- Born: 1916 Michigan
- Died: April 15, 2013 (aged 96–97) Seattle, Washington
- Education: Kalamazoo College, University of Wisconsin, University of California, Berkeley
- Spouse: Helen Riaboff Whiteley
- Scientific career
- Fields: Zoology, Developmental biology
- Workplaces: University of Washington

= Arthur Whiteley =

American zoologist

Arthur Henry Whiteley (1916–2013) was a zoologist who spent most of his research career at the University of Washington, where he studied developmental biology using sea urchins as a model organism.

==Early life and education==
Whiteley was born in 1916 in Michigan to English immigrants. He studied biology as an undergraduate at Kalamazoo College and then received a master's degree in zoology from the University of Wisconsin. He moved to the University of California, Berkeley for his Ph.D., which focused on early use of 32P radioisotope labeling in biology, supervised by Sumner Cushing Brooks. Whiteley then spent time at Princeton University on a war-related project on decompression sickness in aviation. He next moved to the University of Texas, Galveston and then back to California to work with Albert Tyler at the California Institute of Technology, where he was first exposed to the topic of sea urchin development.

==Academic career==
Whiteley joined the faculty at the University of Washington in 1947, which also marked the beginning of his long association with the Friday Harbor Laboratories. Whiteley's research throughout his career focused on the development of sea urchin embryos, with particular focus on the genetic mechanisms controlling development and on the enzymes involved in sea urchin metabolism.
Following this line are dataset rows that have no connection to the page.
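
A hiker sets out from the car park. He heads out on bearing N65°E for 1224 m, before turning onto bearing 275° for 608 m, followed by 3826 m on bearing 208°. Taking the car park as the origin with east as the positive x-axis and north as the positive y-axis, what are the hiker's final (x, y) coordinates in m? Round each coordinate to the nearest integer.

(-1293, -2808)

Leg 1 (N65°E, 1224 m): east 1224 sin 65° = 1109.32, north 1224 cos 65° = 517.28
Leg 2 (275°, 608 m): east 608 sin 275° = -605.69, north 608 cos 275° = 52.99
Leg 3 (208°, 3826 m): east 3826 sin 208° = -1796.20, north 3826 cos 208° = -3378.16
Summing: -1292.56 m east, -2807.88 m north → (-1293, -2808).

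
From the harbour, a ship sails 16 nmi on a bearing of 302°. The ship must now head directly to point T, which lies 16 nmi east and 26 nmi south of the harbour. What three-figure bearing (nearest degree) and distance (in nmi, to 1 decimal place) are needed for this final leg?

139°, 45.4 nmi

Leg 1 (302°, 16 nmi): east 16 sin 302° = -13.57, north 16 cos 302° = 8.48
Current position: (-13.57, 8.48). Target: (16, -26). Remaining: Δeast = 29.57, Δnorth = -34.48.
Bearing = atan2(29.57, -34.48) mod 360° = 139.38°; distance = √((29.57)² + (-34.48)²) = 45.421 nmi.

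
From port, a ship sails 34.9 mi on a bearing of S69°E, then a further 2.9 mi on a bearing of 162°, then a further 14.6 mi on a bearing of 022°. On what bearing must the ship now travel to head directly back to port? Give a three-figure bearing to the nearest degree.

Leg 1 (S69°E, 34.9 mi): east 34.9 sin 111° = 32.58, north 34.9 cos 111° = -12.51
Leg 2 (162°, 2.9 mi): east 2.9 sin 162° = 0.90, north 2.9 cos 162° = -2.76
Leg 3 (022°, 14.6 mi): east 14.6 sin 22° = 5.47, north 14.6 cos 22° = 13.54
Net displacement: 38.95 east, -1.73 north. Direction back to start is (-38.95, 1.73): bearing = atan2(-38.95, 1.73) mod 360° = 272.54° ≈ 273°.

273°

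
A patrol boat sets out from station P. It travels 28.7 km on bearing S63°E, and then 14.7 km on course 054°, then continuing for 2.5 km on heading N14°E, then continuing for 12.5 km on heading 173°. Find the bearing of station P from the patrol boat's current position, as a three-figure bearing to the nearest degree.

290°

Leg 1 (S63°E, 28.7 km): east 28.7 sin 117° = 25.57, north 28.7 cos 117° = -13.03
Leg 2 (054°, 14.7 km): east 14.7 sin 54° = 11.89, north 14.7 cos 54° = 8.64
Leg 3 (N14°E, 2.5 km): east 2.5 sin 14° = 0.60, north 2.5 cos 14° = 2.43
Leg 4 (173°, 12.5 km): east 12.5 sin 173° = 1.52, north 12.5 cos 173° = -12.41
Net displacement: 39.59 east, -14.37 north. Direction back to start is (-39.59, 14.37): bearing = atan2(-39.59, 14.37) mod 360° = 289.95° ≈ 290°.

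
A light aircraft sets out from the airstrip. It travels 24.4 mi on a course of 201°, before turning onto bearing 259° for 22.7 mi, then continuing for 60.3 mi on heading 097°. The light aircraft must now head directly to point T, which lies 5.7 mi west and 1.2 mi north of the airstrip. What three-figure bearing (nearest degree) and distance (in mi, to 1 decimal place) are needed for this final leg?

Leg 1 (201°, 24.4 mi): east 24.4 sin 201° = -8.74, north 24.4 cos 201° = -22.78
Leg 2 (259°, 22.7 mi): east 22.7 sin 259° = -22.28, north 22.7 cos 259° = -4.33
Leg 3 (097°, 60.3 mi): east 60.3 sin 97° = 59.85, north 60.3 cos 97° = -7.35
Current position: (28.82, -34.46). Target: (-5.7, 1.2). Remaining: Δeast = -34.52, Δnorth = 35.66.
Bearing = atan2(-34.52, 35.66) mod 360° = 315.93°; distance = √((-34.52)² + (35.66)²) = 49.633 mi.

316°, 49.6 mi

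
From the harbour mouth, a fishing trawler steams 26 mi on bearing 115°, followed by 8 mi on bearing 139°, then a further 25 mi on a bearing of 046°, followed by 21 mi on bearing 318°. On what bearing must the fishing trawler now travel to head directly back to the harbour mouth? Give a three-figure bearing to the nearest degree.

244°

Leg 1 (115°, 26 mi): east 26 sin 115° = 23.56, north 26 cos 115° = -10.99
Leg 2 (139°, 8 mi): east 8 sin 139° = 5.25, north 8 cos 139° = -6.04
Leg 3 (046°, 25 mi): east 25 sin 46° = 17.98, north 25 cos 46° = 17.37
Leg 4 (318°, 21 mi): east 21 sin 318° = -14.05, north 21 cos 318° = 15.61
Net displacement: 32.74 east, 15.95 north. Direction back to start is (-32.74, -15.95): bearing = atan2(-32.74, -15.95) mod 360° = 244.03° ≈ 244°.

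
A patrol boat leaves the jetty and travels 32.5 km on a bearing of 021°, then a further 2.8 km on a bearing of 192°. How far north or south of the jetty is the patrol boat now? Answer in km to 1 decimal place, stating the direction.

Leg 1 (021°, 32.5 km): east 32.5 sin 21° = 11.65, north 32.5 cos 21° = 30.34
Leg 2 (192°, 2.8 km): east 2.8 sin 192° = -0.58, north 2.8 cos 192° = -2.74
Net north component: 27.60 km.

27.6 km north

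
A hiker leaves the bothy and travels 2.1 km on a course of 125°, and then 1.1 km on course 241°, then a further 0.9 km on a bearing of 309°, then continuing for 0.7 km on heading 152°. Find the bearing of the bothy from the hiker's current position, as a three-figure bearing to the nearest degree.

348°

Leg 1 (125°, 2.1 km): east 2.1 sin 125° = 1.72, north 2.1 cos 125° = -1.20
Leg 2 (241°, 1.1 km): east 1.1 sin 241° = -0.96, north 1.1 cos 241° = -0.53
Leg 3 (309°, 0.9 km): east 0.9 sin 309° = -0.70, north 0.9 cos 309° = 0.57
Leg 4 (152°, 0.7 km): east 0.7 sin 152° = 0.33, north 0.7 cos 152° = -0.62
Net displacement: 0.39 east, -1.79 north. Direction back to start is (-0.39, 1.79): bearing = atan2(-0.39, 1.79) mod 360° = 347.79° ≈ 348°.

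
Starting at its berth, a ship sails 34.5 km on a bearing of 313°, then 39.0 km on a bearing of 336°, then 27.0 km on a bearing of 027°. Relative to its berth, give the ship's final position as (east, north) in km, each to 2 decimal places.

Leg 1 (313°, 34.5 km): east 34.5 sin 313° = -25.23, north 34.5 cos 313° = 23.53
Leg 2 (336°, 39.0 km): east 39.0 sin 336° = -15.86, north 39.0 cos 336° = 35.63
Leg 3 (027°, 27.0 km): east 27.0 sin 27° = 12.26, north 27.0 cos 27° = 24.06
Summing: -28.84 km east, 83.21 km north → (-28.84, 83.21).

(-28.84, 83.21)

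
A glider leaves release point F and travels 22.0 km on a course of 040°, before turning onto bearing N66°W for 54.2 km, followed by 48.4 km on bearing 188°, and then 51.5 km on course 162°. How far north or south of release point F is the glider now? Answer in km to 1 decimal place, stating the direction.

Leg 1 (040°, 22.0 km): east 22.0 sin 40° = 14.14, north 22.0 cos 40° = 16.85
Leg 2 (N66°W, 54.2 km): east 54.2 sin 294° = -49.51, north 54.2 cos 294° = 22.05
Leg 3 (188°, 48.4 km): east 48.4 sin 188° = -6.74, north 48.4 cos 188° = -47.93
Leg 4 (162°, 51.5 km): east 51.5 sin 162° = 15.91, north 51.5 cos 162° = -48.98
Net north component: -58.01 km.

58.0 km south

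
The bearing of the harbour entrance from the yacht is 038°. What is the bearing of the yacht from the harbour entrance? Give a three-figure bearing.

218°

Back-bearing = 038° + 180° = 218°.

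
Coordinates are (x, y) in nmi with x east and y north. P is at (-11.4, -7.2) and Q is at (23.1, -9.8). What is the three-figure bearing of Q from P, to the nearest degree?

094°

Δeast = 23.1 − -11.4 = 34.50; Δnorth = -9.8 − -7.2 = -2.60.
Bearing = atan2(Δeast, Δnorth) mod 360° = 94.31° ≈ 094°.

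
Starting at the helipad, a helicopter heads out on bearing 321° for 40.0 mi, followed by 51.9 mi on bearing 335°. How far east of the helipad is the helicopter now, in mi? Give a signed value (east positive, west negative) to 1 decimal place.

Leg 1 (321°, 40.0 mi): east 40.0 sin 321° = -25.17, north 40.0 cos 321° = 31.09
Leg 2 (335°, 51.9 mi): east 51.9 sin 335° = -21.93, north 51.9 cos 335° = 47.04
Net east component: -47.11 mi.

-47.1 mi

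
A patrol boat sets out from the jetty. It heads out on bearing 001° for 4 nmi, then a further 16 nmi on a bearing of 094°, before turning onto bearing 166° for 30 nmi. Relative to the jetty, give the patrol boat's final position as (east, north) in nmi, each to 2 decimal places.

Leg 1 (001°, 4 nmi): east 4 sin 1° = 0.07, north 4 cos 1° = 4.00
Leg 2 (094°, 16 nmi): east 16 sin 94° = 15.96, north 16 cos 94° = -1.12
Leg 3 (166°, 30 nmi): east 30 sin 166° = 7.26, north 30 cos 166° = -29.11
Summing: 23.29 nmi east, -26.23 nmi north → (23.29, -26.23).

(23.29, -26.23)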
Whiteley was recognized as a committed teacher as well as a researcher, and was noted for his long support of a program for training graduate students in developmental biology, which he directed until 1985.

==Personal life==
Whiteley met his wife Helen Riaboff Whiteley while at the University of California, Berkeley. She established a career as a microbiologist credited with prompting the University of Washington to revise its rules against employing both members of a married couple as faculty. The Whiteleys were committed to environmental conservation; Arthur was active in promoting restrictions on fishing in Puget Sound and other local environmental causes. He served for many years as president of the Marine Environmental Consortium and spent a year as chair of the San Juan Nature Institute. Arthur founded the Helen Riaboff Whiteley Center at Friday Harbor Laboratories in his wife's memory; the center serves as a working retreat for scientists, scholars, and artists.

Arthur Whiteley died after a brief illness in 2013 at age 96.